It would be impossible to find a business that is not at least partially exposed to the cloud, or which has cloud in its strategy. The cloud has changed everything but it is certainly not a one-size-fits-all conversation. What’s best for one business may not be best for yours, and what’s best for one part of your business may not be best for another.

By Kian Ellis, technology architect, Jody Martin, senior specialist: cloud infrastructure architect, and Pieter Le Roux, lead: modern platforms at Altron Karabina

Let’s take a step back for a moment. Almost every business in this country will have some kind of hybrid environment for at least another five years. Many still have physical on-prem infrastructure, private cloud networks and hybrid cloud environments. This is the reality, and while there is a rapid move towards public cloud providers, any cloud discussion must appreciate this reality as a starting point.

The main big cloud providers are Huawei, AWS, Azure and Google, and each has their own characteristics and strengths. Businesses that engage partners who are not technology agnostic will be steered towards whichever hyperscaler they are partners with. Because moving to the cloud is not a technology destination but rather a business transformation exercise, a technology-agnostic partner is far more valuable to a business. And the truth of the matter is that hybrid and multi-cloud environments are often more suitable than putting all eggs in one basket, so to speak, but more on this a little later.

A partner needs to zone in and focus on business objectives. Many people start with the answer (especially if they are aligned with one provider) and then look for questions. This is upside down. An organisation such as has capability across all the answers, so to speak, and so we are not stuck on one provider only, meaning we can objectively tackle business objectives and problems.

A partner must embed itself deeply to understand the environment, look at the challenges and objectives, and then build the best possible solution – irrespective of the technology or vendors. In other words, it needs to bring broad experience and expertise in all the cloud environments to help businesses transform.

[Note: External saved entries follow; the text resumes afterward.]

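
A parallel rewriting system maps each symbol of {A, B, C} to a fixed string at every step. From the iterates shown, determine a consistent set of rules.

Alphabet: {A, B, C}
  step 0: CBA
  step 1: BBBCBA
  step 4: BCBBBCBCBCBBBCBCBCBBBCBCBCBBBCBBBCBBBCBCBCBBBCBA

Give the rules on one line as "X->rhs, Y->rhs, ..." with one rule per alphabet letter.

A->BA, B->BC, C->BB

  step 0 ⇒ step 1: CBA ⇒ BB·BC·BA
    A ↦ BA
    B ↦ BC
    C ↦ BB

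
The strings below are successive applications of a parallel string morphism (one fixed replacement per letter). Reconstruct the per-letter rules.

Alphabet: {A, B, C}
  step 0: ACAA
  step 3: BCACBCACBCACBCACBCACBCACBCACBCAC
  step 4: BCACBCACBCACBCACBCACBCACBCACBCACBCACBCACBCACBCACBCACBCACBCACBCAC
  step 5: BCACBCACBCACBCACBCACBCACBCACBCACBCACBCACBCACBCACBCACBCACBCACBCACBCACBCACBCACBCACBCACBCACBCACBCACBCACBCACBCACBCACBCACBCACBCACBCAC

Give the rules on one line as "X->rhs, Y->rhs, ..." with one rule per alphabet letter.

  step 4 ⇒ step 5: BCACBCACBCACBCACBCACBCACBCACBCACBCACBCACBCACBCACBCACBCACBCACBCAC ⇒ BC·AC·BC·AC·BC·AC·BC·AC·BC·AC·BC·AC·BC·AC·BC·AC·BC·AC·BC·AC·BC·AC·BC·AC·BC·AC·BC·AC·BC·AC·BC·AC·BC·AC·BC·AC·BC·AC·BC·AC·BC·AC·BC·AC·BC·AC·BC·AC·BC·AC·BC·AC·BC·AC·BC·AC·BC·AC·BC·AC·BC·AC·BC·AC
    A ↦ BC
    B ↦ BC
    C ↦ AC

A->BC, B->BC, C->AC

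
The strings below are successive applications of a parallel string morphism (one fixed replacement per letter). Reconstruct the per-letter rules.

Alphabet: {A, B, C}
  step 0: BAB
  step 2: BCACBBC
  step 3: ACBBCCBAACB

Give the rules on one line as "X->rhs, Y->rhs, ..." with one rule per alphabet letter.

A->BC, B->A, C->CB

  step 2 ⇒ step 3: BCACBBC ⇒ A·CB·BC·CB·A·A·CB
    A ↦ BC
    B ↦ A
    C ↦ CB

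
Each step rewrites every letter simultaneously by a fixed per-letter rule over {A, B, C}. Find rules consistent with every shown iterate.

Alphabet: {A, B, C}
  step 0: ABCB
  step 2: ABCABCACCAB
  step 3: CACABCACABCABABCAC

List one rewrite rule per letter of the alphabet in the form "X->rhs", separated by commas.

A->C, B->AC, C->AB

  step 2 ⇒ step 3: ABCABCACCAB ⇒ C·AC·AB·C·AC·AB·C·AB·AB·C·AC
    A ↦ C
    B ↦ AC
    C ↦ AB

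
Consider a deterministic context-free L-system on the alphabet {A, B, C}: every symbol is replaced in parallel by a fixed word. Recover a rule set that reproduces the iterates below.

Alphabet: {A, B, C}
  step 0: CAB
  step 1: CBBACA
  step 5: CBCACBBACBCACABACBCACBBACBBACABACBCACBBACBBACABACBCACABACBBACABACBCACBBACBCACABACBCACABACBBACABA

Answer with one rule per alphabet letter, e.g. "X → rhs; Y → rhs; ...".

  step 0 ⇒ step 1: CAB ⇒ CB·BA·CA
    A ↦ BA
    B ↦ CA
    C ↦ CB

A->BA, B->CA, C->CB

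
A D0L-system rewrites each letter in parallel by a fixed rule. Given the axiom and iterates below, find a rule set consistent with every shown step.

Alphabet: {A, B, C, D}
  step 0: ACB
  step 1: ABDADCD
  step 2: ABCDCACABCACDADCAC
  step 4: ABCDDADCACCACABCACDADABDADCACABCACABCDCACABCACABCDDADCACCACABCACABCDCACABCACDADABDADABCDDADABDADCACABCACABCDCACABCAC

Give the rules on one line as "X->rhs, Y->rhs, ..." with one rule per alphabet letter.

  step 1 ⇒ step 2: ABDADCD ⇒ AB·CD·CAC·AB·CAC·DAD·CAC
    A ↦ AB
    B ↦ CD
    C ↦ DAD
    D ↦ CAC

A->AB, B->CD, C->DAD, D->CAC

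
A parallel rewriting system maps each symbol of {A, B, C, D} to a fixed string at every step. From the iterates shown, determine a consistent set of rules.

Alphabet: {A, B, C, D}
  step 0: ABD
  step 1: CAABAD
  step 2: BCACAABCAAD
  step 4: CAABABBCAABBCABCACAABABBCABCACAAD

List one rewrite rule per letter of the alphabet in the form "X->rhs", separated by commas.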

This methodology requires people to collaborate in new ways for better results, and governance forms an important part of this process. While governance in businesses tends to be static, the idea of governance in the cloud is dynamic by its very nature.

A good partner appreciates that the same governance principles will apply to all four main cloud environments, including security, guard rails, access and permissions, and much more. This governance is built at a high level in the business and used across all the cloud environments.

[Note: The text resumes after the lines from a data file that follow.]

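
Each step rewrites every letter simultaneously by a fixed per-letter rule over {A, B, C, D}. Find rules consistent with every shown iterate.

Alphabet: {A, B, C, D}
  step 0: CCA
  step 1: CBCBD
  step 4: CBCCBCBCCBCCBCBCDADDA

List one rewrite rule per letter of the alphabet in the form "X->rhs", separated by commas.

  step 0 ⇒ step 1: CCA ⇒ CB·CB·D
    A ↦ D
    C ↦ CB
    B ↦ C  (constrained at step 1)
    D ↦ DA  (constrained at step 1)

A->D, B->C, C->CB, D->DA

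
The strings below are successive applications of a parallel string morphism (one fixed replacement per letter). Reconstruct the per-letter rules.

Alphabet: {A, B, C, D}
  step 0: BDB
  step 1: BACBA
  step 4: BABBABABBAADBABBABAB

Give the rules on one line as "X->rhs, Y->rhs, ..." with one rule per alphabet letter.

  step 0 ⇒ step 1: BDB ⇒ BA·C·BA
    B ↦ BA
    D ↦ C
    A ↦ B  (constrained at step 1)
    C ↦ AD  (constrained at step 1)

A->B, B->BA, C->AD, D->C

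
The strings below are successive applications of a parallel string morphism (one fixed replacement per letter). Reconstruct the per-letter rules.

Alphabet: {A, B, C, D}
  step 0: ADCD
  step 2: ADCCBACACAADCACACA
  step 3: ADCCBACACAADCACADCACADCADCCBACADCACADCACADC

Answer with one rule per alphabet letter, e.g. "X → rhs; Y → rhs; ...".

  step 2 ⇒ step 3: ADCCBACACAADCACACA ⇒ ADC·CB·AC·AC·A·ADC·AC·ADC·AC·ADC·ADC·CB·AC·ADC·AC·ADC·AC·ADC
    A ↦ ADC
    B ↦ A
    C ↦ AC
    D ↦ CB

A->ADC, B->A, C->AC, D->CB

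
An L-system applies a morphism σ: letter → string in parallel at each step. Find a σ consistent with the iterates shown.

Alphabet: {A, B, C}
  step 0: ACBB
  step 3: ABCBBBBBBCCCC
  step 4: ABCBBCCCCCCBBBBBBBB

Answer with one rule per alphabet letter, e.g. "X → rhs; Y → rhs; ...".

A->AB, B->C, C->BB

  step 3 ⇒ step 4: ABCBBBBBBCCCC ⇒ AB·C·BB·C·C·C·C·C·C·BB·BB·BB·BB
    A ↦ AB
    B ↦ C
    C ↦ BB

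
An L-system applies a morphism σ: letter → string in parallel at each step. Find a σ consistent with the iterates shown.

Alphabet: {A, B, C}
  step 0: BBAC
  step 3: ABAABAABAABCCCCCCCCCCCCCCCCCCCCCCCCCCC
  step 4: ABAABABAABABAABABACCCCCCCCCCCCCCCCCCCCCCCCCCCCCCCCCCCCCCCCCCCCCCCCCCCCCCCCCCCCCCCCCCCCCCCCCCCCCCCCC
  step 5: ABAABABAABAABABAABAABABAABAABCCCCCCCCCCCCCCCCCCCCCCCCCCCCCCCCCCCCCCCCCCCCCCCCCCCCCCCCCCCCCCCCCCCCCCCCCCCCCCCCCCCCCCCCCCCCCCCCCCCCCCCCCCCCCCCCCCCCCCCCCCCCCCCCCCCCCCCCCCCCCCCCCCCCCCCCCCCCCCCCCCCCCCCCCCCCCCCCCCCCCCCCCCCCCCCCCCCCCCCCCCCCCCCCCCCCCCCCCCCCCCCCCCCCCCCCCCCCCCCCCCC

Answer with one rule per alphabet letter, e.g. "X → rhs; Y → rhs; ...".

  step 4 ⇒ step 5: ABAABABAABABAABABACCCCCCCCCCCCCCCCCCCCCCCCCCCCCCCCCCCCCCCCCCCCCCCCCCCCCCCCCCCCCCCCCCCCCCCCCCCCCCCCC ⇒ AB·A·AB·AB·A·AB·A·AB·AB·A·AB·A·AB·AB·A·AB·A·AB·CCC·CCC·CCC·CCC·CCC·CCC·CCC·CCC·CCC·CCC·CCC·CCC·CCC·CCC·CCC·CCC·CCC·CCC·CCC·CCC·CCC·CCC·CCC·CCC·CCC·CCC·CCC·CCC·CCC·CCC·CCC·CCC·CCC·CCC·CCC·CCC·CCC·CCC·CCC·CCC·CCC·CCC·CCC·CCC·CCC·CCC·CCC·CCC·CCC·CCC·CCC·CCC·CCC·CCC·CCC·CCC·CCC·CCC·CCC·CCC·CCC·CCC·CCC·CCC·CCC·CCC·CCC·CCC·CCC·CCC·CCC·CCC·CCC·CCC·CCC·CCC·CCC·CCC·CCC·CCC·CCC
    A ↦ AB
    B ↦ A
    C ↦ CCC

A->AB, B->A, C->CCC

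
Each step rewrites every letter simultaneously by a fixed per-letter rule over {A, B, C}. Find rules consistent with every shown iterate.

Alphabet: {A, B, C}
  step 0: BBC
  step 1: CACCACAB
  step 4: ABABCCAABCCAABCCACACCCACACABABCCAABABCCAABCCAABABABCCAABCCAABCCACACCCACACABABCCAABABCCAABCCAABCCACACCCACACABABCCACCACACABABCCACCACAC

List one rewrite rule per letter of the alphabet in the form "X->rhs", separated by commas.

  step 0 ⇒ step 1: BBC ⇒ CAC·CAC·AB
    B ↦ CAC
    C ↦ AB
    A ↦ CCA  (constrained at step 1)

A->CCA, B->CAC, C->AB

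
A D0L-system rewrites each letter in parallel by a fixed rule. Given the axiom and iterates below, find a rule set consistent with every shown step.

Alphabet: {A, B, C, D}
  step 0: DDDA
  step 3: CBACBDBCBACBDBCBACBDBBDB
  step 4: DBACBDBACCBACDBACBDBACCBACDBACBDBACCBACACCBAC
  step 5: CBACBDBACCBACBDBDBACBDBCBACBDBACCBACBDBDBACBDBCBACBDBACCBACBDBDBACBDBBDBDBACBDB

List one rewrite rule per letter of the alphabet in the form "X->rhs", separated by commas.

  step 4 ⇒ step 5: DBACBDBACCBACDBACBDBACCBACDBACBDBACCBACACCBAC ⇒ CB·AC·B·DB·AC·CB·AC·B·DB·DB·AC·B·DB·CB·AC·B·DB·AC·CB·AC·B·DB·DB·AC·B·DB·CB·AC·B·DB·AC·CB·AC·B·DB·DB·AC·B·DB·B·DB·DB·AC·B·DB
    A ↦ B
    B ↦ AC
    C ↦ DB
    D ↦ CB

A->B, B->AC, C->DB, D->CB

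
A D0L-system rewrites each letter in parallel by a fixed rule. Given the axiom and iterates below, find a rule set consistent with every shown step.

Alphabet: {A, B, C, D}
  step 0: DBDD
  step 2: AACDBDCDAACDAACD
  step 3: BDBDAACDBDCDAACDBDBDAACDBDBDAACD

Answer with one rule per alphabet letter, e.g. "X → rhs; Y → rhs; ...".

A->BD, B->BD, C->AA, D->CD

  step 2 ⇒ step 3: AACDBDCDAACDAACD ⇒ BD·BD·AA·CD·BD·CD·AA·CD·BD·BD·AA·CD·BD·BD·AA·CD
    A ↦ BD
    B ↦ BD
    C ↦ AA
    D ↦ CD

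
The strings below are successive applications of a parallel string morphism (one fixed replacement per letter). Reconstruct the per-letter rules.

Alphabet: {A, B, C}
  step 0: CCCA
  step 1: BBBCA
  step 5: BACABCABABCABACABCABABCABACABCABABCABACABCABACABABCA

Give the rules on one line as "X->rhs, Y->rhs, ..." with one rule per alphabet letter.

A->CA, B->BA, C->B

  step 0 ⇒ step 1: CCCA ⇒ B·B·B·CA
    A ↦ CA
    C ↦ B
    B ↦ BA  (constrained at step 1)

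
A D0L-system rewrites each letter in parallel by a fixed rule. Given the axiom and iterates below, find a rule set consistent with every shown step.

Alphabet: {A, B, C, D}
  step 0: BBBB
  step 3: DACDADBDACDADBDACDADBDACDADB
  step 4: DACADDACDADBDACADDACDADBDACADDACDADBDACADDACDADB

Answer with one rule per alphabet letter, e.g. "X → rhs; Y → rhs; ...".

  step 3 ⇒ step 4: DACDADBDACDADBDACDADBDACDADB ⇒ DA·C·AD·DA·C·DA·DB·DA·C·AD·DA·C·DA·DB·DA·C·AD·DA·C·DA·DB·DA·C·AD·DA·C·DA·DB
    A ↦ C
    B ↦ DB
    C ↦ AD
    D ↦ DA

A->C, B->DB, C->AD, D->DA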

The next, important step is a partner who has the capability – and proven track record – to advise clients on which cloud provider is best for different workloads within an organisation. Artificial intelligence, development, and the need for affordable infrastructure – these are all different considerations where the various hyperscalers are a better fit for certain functions.

How an organisation approaches this consideration may well come down to the style of the business transformation partner. From an Altron perspective, we have developed our Cloud Placement Framework (CPF) which allows us to build multi-cloud environments underpinned by best practice, and objectively advise on which is best for unique workflows and circumstances. This is one of the benefits of an organisation that works with all four of the big providers – we know exactly which is best for which function, given any myriad of circumstances.

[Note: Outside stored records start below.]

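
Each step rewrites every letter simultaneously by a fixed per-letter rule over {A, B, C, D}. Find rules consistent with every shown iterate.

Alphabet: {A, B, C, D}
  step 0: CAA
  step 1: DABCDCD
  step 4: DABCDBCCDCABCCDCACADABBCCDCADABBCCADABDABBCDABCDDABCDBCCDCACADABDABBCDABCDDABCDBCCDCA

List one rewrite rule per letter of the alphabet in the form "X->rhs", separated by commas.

A->CD, B->CA, C->DAB, D->BC

  step 0 ⇒ step 1: CAA ⇒ DAB·CD·CD
    A ↦ CD
    C ↦ DAB
    B ↦ CA  (constrained at step 1)
    D ↦ BC  (constrained at step 1)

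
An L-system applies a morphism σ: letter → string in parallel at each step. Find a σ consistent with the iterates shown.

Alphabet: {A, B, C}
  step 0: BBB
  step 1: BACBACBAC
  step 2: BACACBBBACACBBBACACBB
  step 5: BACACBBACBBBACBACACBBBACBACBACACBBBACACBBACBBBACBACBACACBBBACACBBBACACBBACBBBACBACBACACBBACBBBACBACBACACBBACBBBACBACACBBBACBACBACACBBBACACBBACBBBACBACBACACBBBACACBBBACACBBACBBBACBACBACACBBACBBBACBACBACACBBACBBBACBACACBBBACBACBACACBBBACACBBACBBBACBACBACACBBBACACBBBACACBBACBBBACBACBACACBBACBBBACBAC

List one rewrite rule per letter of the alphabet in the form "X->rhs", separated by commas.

A->ACB, B->BAC, C->B

  step 1 ⇒ step 2: BACBACBAC ⇒ BAC·ACB·B·BAC·ACB·B·BAC·ACB·B
    A ↦ ACB
    B ↦ BAC
    C ↦ B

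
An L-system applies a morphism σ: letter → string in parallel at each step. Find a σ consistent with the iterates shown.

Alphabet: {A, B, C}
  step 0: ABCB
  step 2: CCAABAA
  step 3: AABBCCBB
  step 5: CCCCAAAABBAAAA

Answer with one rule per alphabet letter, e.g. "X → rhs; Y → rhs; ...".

A->B, B->CC, C->A

  step 2 ⇒ step 3: CCAABAA ⇒ A·A·B·B·CC·B·B
    A ↦ B
    B ↦ CC
    C ↦ A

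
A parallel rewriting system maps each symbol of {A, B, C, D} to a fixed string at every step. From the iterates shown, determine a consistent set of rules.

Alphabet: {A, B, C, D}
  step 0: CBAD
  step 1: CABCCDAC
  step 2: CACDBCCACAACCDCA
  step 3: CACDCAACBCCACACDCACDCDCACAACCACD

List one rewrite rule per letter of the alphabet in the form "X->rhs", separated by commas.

  step 2 ⇒ step 3: CACDBCCACAACCDCA ⇒ CA·CD·CA·AC·BC·CA·CA·CD·CA·CD·CD·CA·CA·AC·CA·CD
    A ↦ CD
    B ↦ BC
    C ↦ CA
    D ↦ AC

A->CD, B->BC, C->CA, D->AC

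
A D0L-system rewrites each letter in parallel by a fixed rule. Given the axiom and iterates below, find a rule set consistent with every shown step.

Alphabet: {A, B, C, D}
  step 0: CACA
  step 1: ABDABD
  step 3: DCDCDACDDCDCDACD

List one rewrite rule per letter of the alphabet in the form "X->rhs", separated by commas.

A->BD, B->D, C->A, D->CD

  step 0 ⇒ step 1: CACA ⇒ A·BD·A·BD
    A ↦ BD
    C ↦ A
    B ↦ D  (constrained at step 1)
    D ↦ CD  (constrained at step 1)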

To be clear, this is not about which cloud is better. Altron works with all four because all four are good. This is about providing customers with the best-fit solution for their business. For example, if we return to the governance discussion, some cloud providers do not have presence within certain geographical locations, and as you go into different territories with data residency and data sovereignty laws, a partner needs to be able to offer the best advice for organisations.

It is about understanding where the customer is, which industry vertical they work in, and what their requirements are, and then joining the dots and finding the best fit – and this best fit may well be multiple providers or a multi-cloud environment.

Understanding this, businesses would do well to seek out partners with years of experience, in dealing with both on-prem physical infrastructure, private clouds and the public cloud and avoid those that sell cookie-cutter technology solutions over taking the time to build personalised transformation roadmaps that are technology agnostic.

An organisation such as Altron, which itself has undergone a comprehensive transformation exercise, can lean on many years’ deep expertise across the width and breadth of the organisation to cover business transformation end-to-end, including adding further layers such as security and backup to multi- and hybrid cloud environments.